• Mexican Peso strengthens as the USD/MXN drops 0.21%, following April’s hot inflation report
  • Consumer Price Index data shows prices remain above Banxico’s target range, hinting it may hold rates at 11.00%.
  • USD/MXN traders’ eye upcoming decisions from Banxico and its updates to economic projections.

The Mexican Peso appreciated against the US Dollar after the latest inflation data increasing the likelihood that the Bank of Mexico (Banxico) will keep rates unchanged. Headline figures on a monthly and annual basis exceeded forecasts, but underlying measures edged slightly lower. The USD/MXN trades at 16.86, down 0.21%.

Mexico’s economic docket revealed that the Consumer Price Index (CPI) for April showed that prices remain above Banxico’s 3% plus or minus 1% goal, which would likely prevent the Mexican central bank from continuing to ease policy.

Looking ahead, Banxico, under the leadership of Governor Victoria Rodriguez Ceja, is expected to keep rates unchanged at 11.00% by most analysts as inflation reaccelerated last month.

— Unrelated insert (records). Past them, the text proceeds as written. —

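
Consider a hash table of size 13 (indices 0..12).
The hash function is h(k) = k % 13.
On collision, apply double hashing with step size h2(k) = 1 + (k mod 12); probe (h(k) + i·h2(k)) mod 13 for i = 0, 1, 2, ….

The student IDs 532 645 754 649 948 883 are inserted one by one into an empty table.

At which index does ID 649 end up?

1

Insert 532: h=12, slot 12 empty -> index 12.
Insert 645: h=8, slot 8 empty -> index 8.
Insert 754: h=0, slot 0 empty -> index 0.
Insert 649: h=12, h2=2, slot 12 occupied -> index 1.
Insert 948: h=12, h2=1, slots 12,0,1 occupied -> index 2.
Insert 883: h=12, h2=8, slot 12 occupied -> index 7.
Table: [754, 649, 948, ∅, ∅, ∅, ∅, 883, 645, ∅, ∅, ∅, 532]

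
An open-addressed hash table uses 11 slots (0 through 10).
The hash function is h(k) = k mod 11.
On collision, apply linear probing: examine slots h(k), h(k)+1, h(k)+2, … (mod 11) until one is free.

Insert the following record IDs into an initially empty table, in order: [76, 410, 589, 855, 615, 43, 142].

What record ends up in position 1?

43

Insert 76: h=10, slot 10 empty → index 10.
Insert 410: h=3, slot 3 empty → index 3.
Insert 589: h=6, slot 6 empty → index 6.
Insert 855: h=8, slot 8 empty → index 8.
Insert 615: h=10, slot 10 occupied → index 0.
Insert 43: h=10, slots 10,0 occupied → index 1.
Insert 142: h=10, slots 10,0,1 occupied → index 2.
Table: [615, 43, 142, 410, _, _, 589, _, 855, _, 76]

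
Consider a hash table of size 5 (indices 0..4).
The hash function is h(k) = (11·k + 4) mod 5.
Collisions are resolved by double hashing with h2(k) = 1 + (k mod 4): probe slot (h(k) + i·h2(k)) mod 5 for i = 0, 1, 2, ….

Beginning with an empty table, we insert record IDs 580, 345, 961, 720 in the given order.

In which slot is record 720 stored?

2

580 hashes to 4; slot 4 is free => place at 4.
345 hashes to 4, h2=2; 4 taken => place at 1.
961 hashes to 0; slot 0 is free => place at 0.
720 hashes to 4, h2=1; 4,0,1 taken => place at 2.
Table: [961, 345, 720, ., 580]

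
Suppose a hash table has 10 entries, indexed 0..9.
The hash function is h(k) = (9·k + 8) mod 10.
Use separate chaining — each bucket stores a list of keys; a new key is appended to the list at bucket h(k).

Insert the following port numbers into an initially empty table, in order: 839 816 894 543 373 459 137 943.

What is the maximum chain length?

3

839 -> bucket 9
816 -> bucket 2
894 -> bucket 4
543 -> bucket 5
373 -> bucket 5 (collision)
459 -> bucket 9 (collision)
137 -> bucket 1
943 -> bucket 5 (collision)
Final buckets:
0: —
1: 137
2: 816
3: —
4: 894
5: 543 -> 373 -> 943
6: —
7: —
8: —
9: 839 -> 459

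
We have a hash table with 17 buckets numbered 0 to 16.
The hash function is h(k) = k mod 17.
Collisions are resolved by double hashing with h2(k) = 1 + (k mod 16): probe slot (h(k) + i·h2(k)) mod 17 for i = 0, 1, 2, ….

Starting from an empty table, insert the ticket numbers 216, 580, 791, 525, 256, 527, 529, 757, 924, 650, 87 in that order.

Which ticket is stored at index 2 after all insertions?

216 hashes to 12; slot 12 is free => place at 12.
580 hashes to 2; slot 2 is free => place at 2.
791 hashes to 9; slot 9 is free => place at 9.
525 hashes to 15; slot 15 is free => place at 15.
256 hashes to 1; slot 1 is free => place at 1.
527 hashes to 0; slot 0 is free => place at 0.
529 hashes to 2, h2=2; 2 taken => place at 4.
757 hashes to 9, h2=6; 9,15,4 taken => place at 10.
924 hashes to 6; slot 6 is free => place at 6.
650 hashes to 4, h2=11; 4,15,9 taken => place at 3.
87 hashes to 2, h2=8; 2,10,1,9,0 taken => place at 8.
Table: [527, 256, 580, 650, 529, -, 924, -, 87, 791, 757, -, 216, -, -, 525, -]

580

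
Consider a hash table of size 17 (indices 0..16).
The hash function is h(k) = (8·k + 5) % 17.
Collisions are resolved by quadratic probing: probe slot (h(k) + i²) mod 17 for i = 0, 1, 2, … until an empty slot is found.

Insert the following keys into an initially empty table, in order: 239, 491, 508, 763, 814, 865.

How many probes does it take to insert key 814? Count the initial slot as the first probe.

Insert 239: h=13, slot 13 empty => index 13.
Insert 491: h=6, slot 6 empty => index 6.
Insert 508: h=6, slot 6 occupied => index 7.
Insert 763: h=6, slots 6,7 occupied => index 10.
Insert 814: h=6, slots 6,7,10 occupied => index 15.
Insert 865: h=6, slots 6,7,10,15 occupied => index 5.
Table: [_, _, _, _, _, 865, 491, 508, _, _, 763, _, _, 239, _, 814, _]

4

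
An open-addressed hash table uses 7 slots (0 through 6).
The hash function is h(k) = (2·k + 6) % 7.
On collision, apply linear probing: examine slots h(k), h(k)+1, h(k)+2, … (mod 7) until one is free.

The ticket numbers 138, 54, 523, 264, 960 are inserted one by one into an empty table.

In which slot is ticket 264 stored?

5

Insert 138: h=2, slot 2 empty -> index 2.
Insert 54: h=2, slot 2 occupied -> index 3.
Insert 523: h=2, slots 2,3 occupied -> index 4.
Insert 264: h=2, slots 2,3,4 occupied -> index 5.
Insert 960: h=1, slot 1 empty -> index 1.
Table: [—, 960, 138, 54, 523, 264, —]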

However, it’s crucial to note that Mexico’s economy has shown signs of weakness, largely due to the economic slowdown in the United States (US). This factor could significantly influence the future of the Mexican Peso.

Therefore, USD/MXN traders should watch Banxico’s Governing Council’s decision and the update on economic projections.

Across the border, the US jobs market continued to show signs of cooling, with the number of Americans filling out unemployment benefits crushing estimates. Later, San Francisco Fed President Mary Daly will cross the newswires.

Daily digest market movers: Inflation in Mexico rises ahead of Banxico’s decision

  • Mexican Core CPI in April increased by 0.21% MoM, below the expected 0.24% and significantly lower than the previous month’s increase of 0.44%. Meanwhile, headline CPI moderated to 0.20%, slightly above the forecast of 0.19% but below the prior month’s 0.29%.
  • On an annual basis, underlying inflation rose by 4.37%, below estimates of 4.40% and March’s 4.55%. Headline inflation ticked up to 4.65%, up from 4.42%, exceeding forecasts of 4.63%.
  • Most bank analysts predict that Banxico will keep interest rates steady with a unanimous decision expected from the Governing Council. However, future meetings are anticipated to be more contentious, potentially leading to divided votes. This expectation arises from comments by two Deputy Governors, Irene Espinosa and Jonathan Heath, who have stated that inflation is still elevated, necessitating that interest rates stay put.
  • US Department of Labor revealed that Initial Jobless Claims for the week ending May 4 increased by 231K, above estimates of 210K, up from the previous week’s 209K.
  • US labor market continues to cool. April’s Nonfarm Payrolls and the release of the latest unemployment claims data can put pressure on Fed officials, who acknowledged that risks to achieving its dual mandate on employment and inflation “moved toward better balance over the past year.”
  • Data from the futures market see odds for a quarter percentage point Fed rate cut in September at 86%, versus 55% ahead of last week’s FOMC decision.

Technical analysis: Mexican Peso gains traction as USD/MXN tumbles below 16.90

The USD/MXN remains biased to the downside, showcasinging the Peso’s strength as sellers remain in charge. Momentum depicted by the Relative Strength Index (RSI) in bearish territory hints that the exotic pair can be testing the 50-day Simple Moving Average (SMA) at 16.79, which is the immediate support level in the short term.

Once cleared, the USD/MXN would test the 2023 low of 16.62, followed by the current year-to-date low of 16.25.

On the other hand, if buyers claim the 100-day SMA at 16.93, that could sponsor a leg up to the 17.00 psychological level. A breach of the latter would expose the 200-day SMA at 17.17, followed by the January 23 swing high of 17.38 and the year-to-date high of 17.92.